Sollte man die Verwaltung stärken? Dann müsste sich ein Gemeinderat nicht mehr mit Kleinkram befassen.

Ich finde tatsächlich, dass sich Gemeinderäte von sogenannten «Veloständerproblemen» lösen müssen. Sie sollten sich wie Firmen-Verwaltungsräte vor allem mit strategischen Fragen befassen. Das hätte zur Folge, dass Verwaltungen in Bagatellfällen selber entscheiden und die Behördenmitglieder vermehrt im administrativen Bereich und bei der Aufbereitung der Geschäfte unterstützen. Das kann man als Stärkung der Verwaltung sehen. Es bedeutet aber auch, dass bei Behördenmitgliedern mehr Führungskompetenz gefragt ist.

Dann brauchte es auch weniger Mitglieder in den Exekutiven.

Da gibt es zwei Ansichten: Entweder eine möglichst kleine Exekutive, damit nur wenige Leute gesucht werden müssen. Oder eine eher grosse, um die Belastung des Einzelnen tief zu halten und möglichst viele Parteien miteinzubeziehen. Persönlich finde ich Exekutiven mit sieben Mitgliedern ideal. Zudem sollten die Behörden und Kommissionen neben dem Gemeinderat reduziert werden. Das bedeutet aber mehr Verantwortung für jedes Behördenmitglied.

Sie sprachen eingangs von den Mühen der Parteien. Sind die immer zahlreicheren Parteilosen in den Gemeindegremien ein Problem?

In der Gemeindepolitik muss man handfeste Probleme lösen und sachbezogen sein.
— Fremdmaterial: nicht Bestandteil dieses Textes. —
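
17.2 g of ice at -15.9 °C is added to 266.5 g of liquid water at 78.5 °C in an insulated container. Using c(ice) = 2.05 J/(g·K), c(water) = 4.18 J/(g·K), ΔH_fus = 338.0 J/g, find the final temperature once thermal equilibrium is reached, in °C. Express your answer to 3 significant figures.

T_f = 68.4 °C

Heat to bring ice to 0 °C and melt it: q₁ = 17.2×2.05×15.9 + 17.2×338.0 = 6374.2 J
Heat the water can supply cooling to 0 °C: 266.5×4.18×78.5 = 87446.6 J > q₁, so all ice melts.
Energy balance: 266.5×4.18×(78.5 − T) = 6374.2 + 17.2×4.18×(T − 0)
1113.97(78.5 − T) = 6374.2 + 71.896 T
87446.6 − 6374.2 = 1185.866 T
T = 81072.4 / 1185.866 = 68.37 °C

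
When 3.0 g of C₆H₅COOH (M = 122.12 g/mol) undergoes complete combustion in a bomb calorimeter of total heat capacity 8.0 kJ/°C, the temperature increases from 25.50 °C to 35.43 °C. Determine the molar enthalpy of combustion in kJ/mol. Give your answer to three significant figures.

ΔT = 35.43 − 25.50 = 9.93 °C
q_cal = C_cal × ΔT = 8.0 × 9.93 = 79.44 kJ
n = 3.0 / 122.12 = 0.02457 mol
q_rxn = −q_cal = -79.44 kJ
ΔH = -79.44 / 0.02457 = -3233 kJ/mol

ΔH = -3230 kJ/mol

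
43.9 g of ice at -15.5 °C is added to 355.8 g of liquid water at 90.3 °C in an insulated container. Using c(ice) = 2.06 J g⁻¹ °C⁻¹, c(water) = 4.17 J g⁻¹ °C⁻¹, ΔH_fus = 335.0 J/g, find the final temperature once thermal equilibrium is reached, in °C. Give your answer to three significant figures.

T_f = 70.7 °C

Heat to bring ice to 0 °C and melt it: q₁ = 43.9×2.06×15.5 + 43.9×335.0 = 16108 J
Heat the water can supply cooling to 0 °C: 355.8×4.17×90.3 = 133977 J > q₁, so all ice melts.
Energy balance: 355.8×4.17×(90.3 − T) = 16108 + 43.9×4.17×(T − 0)
1483.686(90.3 − T) = 16108 + 183.063 T
133977 − 16108 = 1666.749 T
T = 117869 / 1666.749 = 70.72 °C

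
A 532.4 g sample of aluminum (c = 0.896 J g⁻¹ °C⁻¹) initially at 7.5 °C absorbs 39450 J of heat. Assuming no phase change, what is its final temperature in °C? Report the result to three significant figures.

ΔT = q / (m c) = 39450 / (532.4 × 0.896) = 82.70 °C
T_f = 7.5 + 82.70 = 90.20 °C

T_f = 90.2 °C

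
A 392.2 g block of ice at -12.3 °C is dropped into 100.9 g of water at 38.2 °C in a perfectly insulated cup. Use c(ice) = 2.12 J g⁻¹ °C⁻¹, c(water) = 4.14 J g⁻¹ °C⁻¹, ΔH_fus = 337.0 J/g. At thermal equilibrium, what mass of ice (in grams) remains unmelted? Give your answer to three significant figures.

Heat to warm all ice to 0 °C: 392.2×2.12×12.3 = 10227 J
Heat released by water cooling to 0 °C: 100.9×4.14×38.2 = 15957 J
15957 J < 10227 + 392.2×337.0 = 142398.4 J, so not all ice melts; final T = 0 °C.
Heat left for melting: 15957 − 10227 = 5730 J
Mass melted = 5730 / 337.0 = 17.00 g
Ice remaining = 392.2 − 17.00 = 375.20 g

m_ice remaining = 375 g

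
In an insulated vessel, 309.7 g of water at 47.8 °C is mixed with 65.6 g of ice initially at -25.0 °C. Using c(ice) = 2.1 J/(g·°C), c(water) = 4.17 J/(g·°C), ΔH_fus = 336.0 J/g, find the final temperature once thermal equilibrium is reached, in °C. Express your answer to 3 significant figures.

Heat to bring ice to 0 °C and melt it: q₁ = 65.6×2.1×25.0 + 65.6×336.0 = 25486 J
Heat the water can supply cooling to 0 °C: 309.7×4.17×47.8 = 61731.3 J > q₁, so all ice melts.
Energy balance: 309.7×4.17×(47.8 − T) = 25486 + 65.6×4.17×(T − 0)
1291.449(47.8 − T) = 25486 + 273.552 T
61731.3 − 25486 = 1565.001 T
T = 36245.3 / 1565.001 = 23.16 °C

T_f = 23.2 °C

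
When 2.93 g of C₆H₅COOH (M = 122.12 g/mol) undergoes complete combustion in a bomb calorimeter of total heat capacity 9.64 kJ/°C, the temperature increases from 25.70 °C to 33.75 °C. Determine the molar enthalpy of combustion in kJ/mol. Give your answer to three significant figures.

ΔH = -3230 kJ/mol

ΔT = 33.75 − 25.70 = 8.05 °C
q_cal = C_cal × ΔT = 9.64 × 8.05 = 77.602 kJ
n = 2.93 / 122.12 = 0.02399 mol
q_rxn = −q_cal = -77.602 kJ
ΔH = -77.602 / 0.02399 = -3234.8 kJ/mol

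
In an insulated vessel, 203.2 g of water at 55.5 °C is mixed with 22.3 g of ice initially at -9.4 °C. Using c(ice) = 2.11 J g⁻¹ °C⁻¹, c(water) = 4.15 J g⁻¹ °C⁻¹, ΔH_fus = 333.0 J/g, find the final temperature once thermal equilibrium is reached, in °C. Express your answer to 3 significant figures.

Heat to bring ice to 0 °C and melt it: q₁ = 22.3×2.11×9.4 + 22.3×333.0 = 7868.2 J
Heat the water can supply cooling to 0 °C: 203.2×4.15×55.5 = 46802.0 J > q₁, so all ice melts.
Energy balance: 203.2×4.15×(55.5 − T) = 7868.2 + 22.3×4.15×(T − 0)
843.28(55.5 − T) = 7868.2 + 92.545 T
46802.0 − 7868.2 = 935.825 T
T = 38933.8 / 935.825 = 41.60 °C

T_f = 41.6 °C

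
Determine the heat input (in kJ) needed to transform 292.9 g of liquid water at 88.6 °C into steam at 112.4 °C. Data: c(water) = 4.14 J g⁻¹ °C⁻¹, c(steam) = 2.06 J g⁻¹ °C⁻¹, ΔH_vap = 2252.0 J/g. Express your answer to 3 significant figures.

q = 681 kJ

q1 (heat water 88.6→100.0 °C): 292.9 × 4.14 × 11.4 = 13824 J
q2 (vaporize at 100 °C): 292.9 × 2252.0 = 659611 J
q3 (heat steam 100.0→112.4 °C): 292.9 × 2.06 × 12.4 = 7482 J
Total: 13824 + 659611 + 7482 = 680917 J = 681 kJ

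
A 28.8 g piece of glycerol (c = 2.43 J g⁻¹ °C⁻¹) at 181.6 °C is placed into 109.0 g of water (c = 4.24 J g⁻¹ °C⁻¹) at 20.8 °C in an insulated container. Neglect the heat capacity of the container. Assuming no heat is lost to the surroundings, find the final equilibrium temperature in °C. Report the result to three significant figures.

Heat lost by glycerol = heat gained by water.
(28.8)(2.43)(181.6 − T) = (109.0)(4.24)(T − 20.8)
69.984 (181.6 − T) = 462.16 (T − 20.8)
12709 − 69.984 T = 462.16 T − 9612.9
22321.9 = 532.144 T
T = 41.947 °C

T_f = 41.9 °C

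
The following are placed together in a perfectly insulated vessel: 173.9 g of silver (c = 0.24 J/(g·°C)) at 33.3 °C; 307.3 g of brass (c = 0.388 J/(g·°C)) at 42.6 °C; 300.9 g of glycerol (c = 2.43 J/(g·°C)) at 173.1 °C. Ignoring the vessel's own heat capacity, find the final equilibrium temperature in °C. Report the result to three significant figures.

T_f = 149 °C

Σ mᵢcᵢ(T − Tᵢ) = 0  ⇒  T = Σ mᵢcᵢTᵢ / Σ mᵢcᵢ
Σ mᵢcᵢ = 173.9×0.24 + 307.3×0.388 + 300.9×2.43 = 892.1554
Σ mᵢcᵢTᵢ = 41.736×33.3 + 119.2324×42.6 + 731.187×173.1 = 133040
T = 133040 / 892.1554 = 149.1 °C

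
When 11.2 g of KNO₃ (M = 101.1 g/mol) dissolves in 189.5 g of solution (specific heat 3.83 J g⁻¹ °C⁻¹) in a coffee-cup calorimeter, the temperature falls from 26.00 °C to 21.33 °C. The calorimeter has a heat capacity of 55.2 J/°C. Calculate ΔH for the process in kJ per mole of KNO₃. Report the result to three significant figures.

ΔH = 32.9 kJ/mol

|ΔT| = |21.33 − 26.00| = 4.67 °C
|q_surr| = (189.5 × 3.83 + 55.2) × 4.67 = 780.985 × 4.67 = 3647 J
n(KNO₃) = 11.2 / 101.1 = 0.1108 mol
Temperature fell, so q_rxn = +|q_surr| = 3.647 kJ
ΔH = q_rxn / n = 32.92 kJ/mol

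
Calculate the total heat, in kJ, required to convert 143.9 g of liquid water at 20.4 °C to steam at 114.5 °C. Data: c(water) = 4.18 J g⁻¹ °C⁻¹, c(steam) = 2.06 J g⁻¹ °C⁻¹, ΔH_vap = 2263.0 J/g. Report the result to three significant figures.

q = 378 kJ

q1 (heat water 20.4→100.0 °C): 143.9 × 4.18 × 79.6 = 47880 J
q2 (vaporize at 100 °C): 143.9 × 2263.0 = 325646 J
q3 (heat steam 100.0→114.5 °C): 143.9 × 2.06 × 14.5 = 4298 J
Total: 47880 + 325646 + 4298 = 377824 J = 378 kJ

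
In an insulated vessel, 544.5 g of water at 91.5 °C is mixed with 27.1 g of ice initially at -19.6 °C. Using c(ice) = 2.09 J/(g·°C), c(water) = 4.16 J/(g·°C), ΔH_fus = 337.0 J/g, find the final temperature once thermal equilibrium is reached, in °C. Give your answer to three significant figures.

Heat to bring ice to 0 °C and melt it: q₁ = 27.1×2.09×19.6 + 27.1×337.0 = 10243 J
Heat the water can supply cooling to 0 °C: 544.5×4.16×91.5 = 207258 J > q₁, so all ice melts.
Energy balance: 544.5×4.16×(91.5 − T) = 10243 + 27.1×4.16×(T − 0)
2265.12(91.5 − T) = 10243 + 112.736 T
207258 − 10243 = 2377.856 T
T = 197015 / 2377.856 = 82.85 °C

T_f = 82.9 °C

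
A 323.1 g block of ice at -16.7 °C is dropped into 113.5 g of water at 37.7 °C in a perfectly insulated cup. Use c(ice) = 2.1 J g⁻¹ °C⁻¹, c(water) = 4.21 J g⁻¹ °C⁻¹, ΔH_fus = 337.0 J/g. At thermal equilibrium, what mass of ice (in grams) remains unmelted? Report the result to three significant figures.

Heat to warm all ice to 0 °C: 323.1×2.1×16.7 = 11331 J
Heat released by water cooling to 0 °C: 113.5×4.21×37.7 = 18014 J
18014 J < 11331 + 323.1×337.0 = 120215.7 J, so not all ice melts; final T = 0 °C.
Heat left for melting: 18014 − 11331 = 6683 J
Mass melted = 6683 / 337.0 = 19.83 g
Ice remaining = 323.1 − 19.83 = 303.27 g

m_ice remaining = 303 g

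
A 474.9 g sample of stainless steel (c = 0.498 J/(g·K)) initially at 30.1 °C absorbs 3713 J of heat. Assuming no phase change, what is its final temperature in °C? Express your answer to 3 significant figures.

ΔT = q / (m c) = 3713 / (474.9 × 0.498) = 15.70 °C
T_f = 30.1 + 15.70 = 45.80 °C

T_f = 45.8 °C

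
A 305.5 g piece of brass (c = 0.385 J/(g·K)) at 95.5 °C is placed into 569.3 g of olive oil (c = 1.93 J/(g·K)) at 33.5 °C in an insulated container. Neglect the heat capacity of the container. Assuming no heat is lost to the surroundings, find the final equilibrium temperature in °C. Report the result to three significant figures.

T_f = 39.5 °C

Heat lost by brass = heat gained by olive oil.
(305.5)(0.385)(95.5 − T) = (569.3)(1.93)(T − 33.5)
117.6175 (95.5 − T) = 1098.749 (T − 33.5)
11232 − 117.6175 T = 1098.749 T − 36808
48040 = 1216.3665 T
T = 39.49 °C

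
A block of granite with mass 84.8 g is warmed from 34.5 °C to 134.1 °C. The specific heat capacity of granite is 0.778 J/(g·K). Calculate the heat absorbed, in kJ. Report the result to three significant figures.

q = 6.57 kJ

q = m c ΔT = 84.8 × 0.778 × (134.1 − 34.5)
q = 84.8 × 0.778 × 99.6 = 6571 J = 6.57 kJ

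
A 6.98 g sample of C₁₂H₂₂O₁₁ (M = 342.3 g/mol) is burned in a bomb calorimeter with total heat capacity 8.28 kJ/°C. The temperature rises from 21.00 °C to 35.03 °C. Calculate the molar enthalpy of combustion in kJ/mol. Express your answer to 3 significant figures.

ΔH = -5700 kJ/mol

ΔT = 35.03 − 21.00 = 14.03 °C
q_cal = C_cal × ΔT = 8.28 × 14.03 = 116.1684 kJ
n = 6.98 / 342.3 = 0.02039 mol
q_rxn = −q_cal = -116.1684 kJ
ΔH = -116.1684 / 0.02039 = -5697 kJ/mol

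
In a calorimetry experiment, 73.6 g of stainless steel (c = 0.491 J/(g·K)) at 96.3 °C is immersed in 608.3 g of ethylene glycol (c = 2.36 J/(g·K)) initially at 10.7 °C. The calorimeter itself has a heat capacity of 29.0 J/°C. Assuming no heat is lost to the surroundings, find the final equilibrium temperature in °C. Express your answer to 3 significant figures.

Heat lost by stainless steel = heat gained by ethylene glycol + calorimeter.
(73.6)(0.491)(96.3 − T) = [(608.3)(2.36) + 29.0](T − 10.7)
36.1376 (96.3 − T) = 1464.588 (T − 10.7)
3480.1 − 36.1376 T = 1464.588 T − 15671
19151.1 = 1500.7256 T
T = 12.76 °C

T_f = 12.8 °C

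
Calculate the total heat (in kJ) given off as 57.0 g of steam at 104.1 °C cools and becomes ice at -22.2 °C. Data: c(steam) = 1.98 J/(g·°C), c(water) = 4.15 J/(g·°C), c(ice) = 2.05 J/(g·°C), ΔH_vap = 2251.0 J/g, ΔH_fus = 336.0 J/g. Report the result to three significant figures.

q1 (cool steam 104.1→100 °C): 57.0 × 1.98 × 4.1 = 463 J
q2 (condense at 100 °C): 57.0 × 2251.0 = 128307 J
q3 (cool water 100→0 °C): 57.0 × 4.15 × 100.0 = 23655 J
q4 (freeze at 0 °C): 57.0 × 336.0 = 19152 J
q5 (cool ice 0→-22.2 °C): 57.0 × 2.05 × 22.2 = 2594 J
Total: 463 + 128307 + 23655 + 19152 + 2594 = 174171 J = 174 kJ

q = 174 kJ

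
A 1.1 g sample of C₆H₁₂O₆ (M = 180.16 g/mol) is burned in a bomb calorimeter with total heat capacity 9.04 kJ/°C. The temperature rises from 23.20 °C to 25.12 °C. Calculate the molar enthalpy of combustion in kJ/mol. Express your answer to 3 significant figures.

ΔT = 25.12 − 23.20 = 1.92 °C
q_cal = C_cal × ΔT = 9.04 × 1.92 = 17.3568 kJ
n = 1.1 / 180.16 = 0.006106 mol
q_rxn = −q_cal = -17.3568 kJ
ΔH = -17.3568 / 0.006106 = -2843 kJ/mol

ΔH = -2840 kJ/mol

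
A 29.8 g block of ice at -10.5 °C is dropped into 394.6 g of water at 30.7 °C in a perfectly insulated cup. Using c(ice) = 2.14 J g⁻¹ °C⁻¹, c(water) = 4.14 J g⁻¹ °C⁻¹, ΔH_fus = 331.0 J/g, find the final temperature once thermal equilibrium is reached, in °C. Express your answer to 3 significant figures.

Heat to bring ice to 0 °C and melt it: q₁ = 29.8×2.14×10.5 + 29.8×331.0 = 10533 J
Heat the water can supply cooling to 0 °C: 394.6×4.14×30.7 = 50152.9 J > q₁, so all ice melts.
Energy balance: 394.6×4.14×(30.7 − T) = 10533 + 29.8×4.14×(T − 0)
1633.644(30.7 − T) = 10533 + 123.372 T
50152.9 − 10533 = 1757.016 T
T = 39619.9 / 1757.016 = 22.5495 °C

T_f = 22.5 °C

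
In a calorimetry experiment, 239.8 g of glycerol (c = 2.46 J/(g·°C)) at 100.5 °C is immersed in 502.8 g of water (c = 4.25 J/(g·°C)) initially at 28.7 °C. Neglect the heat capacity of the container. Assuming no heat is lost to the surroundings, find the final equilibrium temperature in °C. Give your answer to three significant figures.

T_f = 44.2 °C

Heat lost by glycerol = heat gained by water.
(239.8)(2.46)(100.5 − T) = (502.8)(4.25)(T − 28.7)
589.908 (100.5 − T) = 2136.9 (T − 28.7)
59286 − 589.908 T = 2136.9 T − 61329
120615 = 2726.808 T
T = 44.23 °C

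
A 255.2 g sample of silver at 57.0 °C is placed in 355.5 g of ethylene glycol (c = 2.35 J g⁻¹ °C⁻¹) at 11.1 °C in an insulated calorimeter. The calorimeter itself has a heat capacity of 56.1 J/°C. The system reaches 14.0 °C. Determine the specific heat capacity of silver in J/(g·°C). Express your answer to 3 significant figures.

c = 0.236 J/(g·°C)

q_gained = (355.5 × 2.35 + 56.1) × (14.0 − 11.1) = 2585 J
q_lost = 255.2 × c × (57.0 − 14.0) = 10973.6 c
Set equal: c = 2585 / 10973.6 = 0.236 J/(g·°C)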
Da hat Ideologie weniger Gewicht als etwa im zuweilen etwas lauten Nationalrat. Deshalb verstehe ich, wenn sich weniger Personen einer Partei anschliessen wollen, und es ist auch keine Voraussetzung. Handkehrum bietet Parteizugehörigkeit für die Stimmbevölkerung aber eine bessere Orientierungshilfe.